En la nota citada, Ferguson relata una entrevista reciente realizada por Anderson Cooper en 60 Minutes que, según el experto, define a la perfección a los nuevos emócratas. La joven y famosa congresista norteamericana Alexandria Ocasio-Cortez, verdadera estrella de las redes sociales, fue contrastada con evidencia respecto de sus numerosos errores fácticos. «Creo que hay mucha gente más preocupada por ser precisa, objetiva y semánticamente correcta que por ser moralmente correcta», fue la respuesta de Ocasio-Cortez. ¿Puede la moral estar respaldada en hechos fehacientes? Sería lo ideal, pero en el mundo de los likes y de los emojis, muchos prefieren el atajo de lo popular para trascender, al menos transitoriamente.

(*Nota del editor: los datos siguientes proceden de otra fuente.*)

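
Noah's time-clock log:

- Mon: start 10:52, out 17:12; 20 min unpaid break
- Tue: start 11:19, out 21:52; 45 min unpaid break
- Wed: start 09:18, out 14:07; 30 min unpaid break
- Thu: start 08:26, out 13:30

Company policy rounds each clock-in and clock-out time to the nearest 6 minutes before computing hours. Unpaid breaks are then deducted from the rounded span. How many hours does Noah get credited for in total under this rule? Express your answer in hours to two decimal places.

25.22 hours

Mon: in 10:52→10:54, out 17:12→17:12; 6 h 18 min − 20 min = 5 h 58 min
Tue: in 11:19→11:18, out 21:52→21:54; 10 h 36 min − 45 min = 9 h 51 min
Wed: in 09:18→09:18, out 14:07→14:06; 4 h 48 min − 30 min = 4 h 18 min
Thu: in 08:26→08:24, out 13:30→13:30; 5 h 6 min
Total credited: 25 h 13 min.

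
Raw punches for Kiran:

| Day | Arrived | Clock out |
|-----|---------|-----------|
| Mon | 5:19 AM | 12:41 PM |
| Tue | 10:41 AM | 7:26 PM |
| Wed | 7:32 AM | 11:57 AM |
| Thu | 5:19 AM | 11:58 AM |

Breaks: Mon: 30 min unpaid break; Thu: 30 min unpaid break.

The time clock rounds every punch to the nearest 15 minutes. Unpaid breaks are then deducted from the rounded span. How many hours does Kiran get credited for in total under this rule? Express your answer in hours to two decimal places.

26.50 hours

Mon: in 5:19 AM→5:15 AM, out 12:41 PM→12:45 PM; 7 h 30 min − 30 min = 7 h 0 min
Tue: in 10:41 AM→10:45 AM, out 7:26 PM→7:30 PM; 8 h 45 min
Wed: in 7:32 AM→7:30 AM, out 11:57 AM→12:00 PM; 4 h 30 min
Thu: in 5:19 AM→5:15 AM, out 11:58 AM→12:00 PM; 6 h 45 min − 30 min = 6 h 15 min
Total credited: 26 h 30 min.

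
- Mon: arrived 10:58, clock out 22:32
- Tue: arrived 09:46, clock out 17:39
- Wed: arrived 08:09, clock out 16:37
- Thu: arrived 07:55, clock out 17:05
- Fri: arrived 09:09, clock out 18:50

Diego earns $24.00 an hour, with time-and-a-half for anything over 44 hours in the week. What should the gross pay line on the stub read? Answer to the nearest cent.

$1155.60

Mon: 10:58–22:32 = 11 h 34 min
Tue: 09:46–17:39 = 7 h 53 min
Wed: 08:09–16:37 = 8 h 28 min
Thu: 07:55–17:05 = 9 h 10 min
Fri: 09:09–18:50 = 9 h 41 min
Total worked: 46 h 46 min = 2806 min.
Regular 44 h 0 min = 2640 min at $24.00/h; overtime 2 h 46 min = 166 min at $36.00/h.
Pay = (2640 × $24.00 + 166 × $36.00) ÷ 60 = $1155.60.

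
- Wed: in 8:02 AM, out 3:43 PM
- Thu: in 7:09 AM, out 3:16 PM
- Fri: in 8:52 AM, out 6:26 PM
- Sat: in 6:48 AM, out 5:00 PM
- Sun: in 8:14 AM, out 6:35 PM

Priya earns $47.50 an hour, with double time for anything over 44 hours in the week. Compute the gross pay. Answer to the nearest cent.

$2272.08

Wed: 8:02 AM–3:43 PM = 7 h 41 min
Thu: 7:09 AM–3:16 PM = 8 h 7 min
Fri: 8:52 AM–6:26 PM = 9 h 34 min
Sat: 6:48 AM–5:00 PM = 10 h 12 min
Sun: 8:14 AM–6:35 PM = 10 h 21 min
Total worked: 45 h 55 min = 2755 min.
Regular 44 h 0 min = 2640 min at $47.50/h; overtime 1 h 55 min = 115 min at $95.00/h.
Pay = (2640 × $47.50 + 115 × $95.00) ÷ 60 = $2272.08.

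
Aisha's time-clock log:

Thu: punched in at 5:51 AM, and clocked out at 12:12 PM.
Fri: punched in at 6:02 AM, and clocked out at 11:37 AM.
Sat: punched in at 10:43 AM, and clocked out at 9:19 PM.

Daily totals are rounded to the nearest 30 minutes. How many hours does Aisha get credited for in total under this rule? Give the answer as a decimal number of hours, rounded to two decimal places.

22.50 hours

Thu: 5:51 AM–12:12 PM = 6 h 21 min → rounds to 6 h 30 min
Fri: 6:02 AM–11:37 AM = 5 h 35 min → rounds to 5 h 30 min
Sat: 10:43 AM–9:19 PM = 10 h 36 min → rounds to 10 h 30 min
Total credited: 22 h 30 min.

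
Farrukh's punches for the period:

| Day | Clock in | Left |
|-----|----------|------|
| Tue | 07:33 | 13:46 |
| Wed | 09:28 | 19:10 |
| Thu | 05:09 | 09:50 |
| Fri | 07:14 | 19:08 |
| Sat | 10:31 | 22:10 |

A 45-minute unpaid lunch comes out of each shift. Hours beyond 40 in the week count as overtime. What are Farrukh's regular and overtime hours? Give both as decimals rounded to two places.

Regular 40.00 hours, overtime 0.40 hours

Tue: 07:33–13:46 = 6 h 13 min; less 45 min break → 5 h 28 min
Wed: 09:28–19:10 = 9 h 42 min; less 45 min break → 8 h 57 min
Thu: 05:09–09:50 = 4 h 41 min; less 45 min break → 3 h 56 min
Fri: 07:14–19:08 = 11 h 54 min; less 45 min break → 11 h 9 min
Sat: 10:31–22:10 = 11 h 39 min; less 45 min break → 10 h 54 min
Total worked: 40 h 24 min = 40.40 h.
Threshold 40 h → overtime 0 h 24 min, regular 40 h 0 min.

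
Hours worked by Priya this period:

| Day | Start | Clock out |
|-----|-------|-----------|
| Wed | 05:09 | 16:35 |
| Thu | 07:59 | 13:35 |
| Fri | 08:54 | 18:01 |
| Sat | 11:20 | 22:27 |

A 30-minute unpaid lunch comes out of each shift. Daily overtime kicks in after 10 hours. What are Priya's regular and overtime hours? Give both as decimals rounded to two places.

Wed: 05:09–16:35 = 11 h 26 min; less 30 min break → 10 h 56 min
Thu: 07:59–13:35 = 5 h 36 min; less 30 min break → 5 h 6 min
Fri: 08:54–18:01 = 9 h 7 min; less 30 min break → 8 h 37 min
Sat: 11:20–22:27 = 11 h 7 min; less 30 min break → 10 h 37 min
Wed reg 10 h 0 min / OT 0 h 56 min; Thu reg 5 h 6 min / OT 0 h 0 min; Fri reg 8 h 37 min / OT 0 h 0 min; Sat reg 10 h 0 min / OT 0 h 37 min.
Totals: regular 33 h 43 min, overtime 1 h 33 min.

Regular 33.72 hours, overtime 1.55 hours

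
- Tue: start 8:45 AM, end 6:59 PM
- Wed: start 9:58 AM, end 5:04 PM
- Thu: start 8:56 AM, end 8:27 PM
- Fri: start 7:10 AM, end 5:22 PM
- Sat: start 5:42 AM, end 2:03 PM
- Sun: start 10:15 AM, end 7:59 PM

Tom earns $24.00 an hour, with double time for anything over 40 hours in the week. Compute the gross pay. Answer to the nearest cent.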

Es posible que este año las emociones vuelvan a explicar buena parte del comportamiento electoral. Por un lado, la economía real sufre como consecuencia de la crisis y sería una sorpresa que eso no generara un impacto notorio en las urnas. Por el otro, el número creciente de desilusionados también podría hacerse oír. Asimismo, el temor al retorno de Cristina Fernández parece ser el as en la manga del oficialismo y un miedo real que no se ha acotado a pesar de los intentos de «abuenar» su imagen. El rechazo que reciben Macri y su predecesora no garantiza que surja una alternativa superadora, aunque el escenario se presenta ideal para quien esté dispuesto a ofrecer algo diferente a los castigados votantes. ¿Qué atributos debería tener esa propuesta? ¿Qué líder o grupo de personas está en condiciones de llevarla adelante? Interrogantes que muchos se hacen y hasta ahora nadie ha podido responder. Lo que es seguro es que cualquier iniciativa novedosa, para tener repercusión, debe contemplar la dimensión emocional.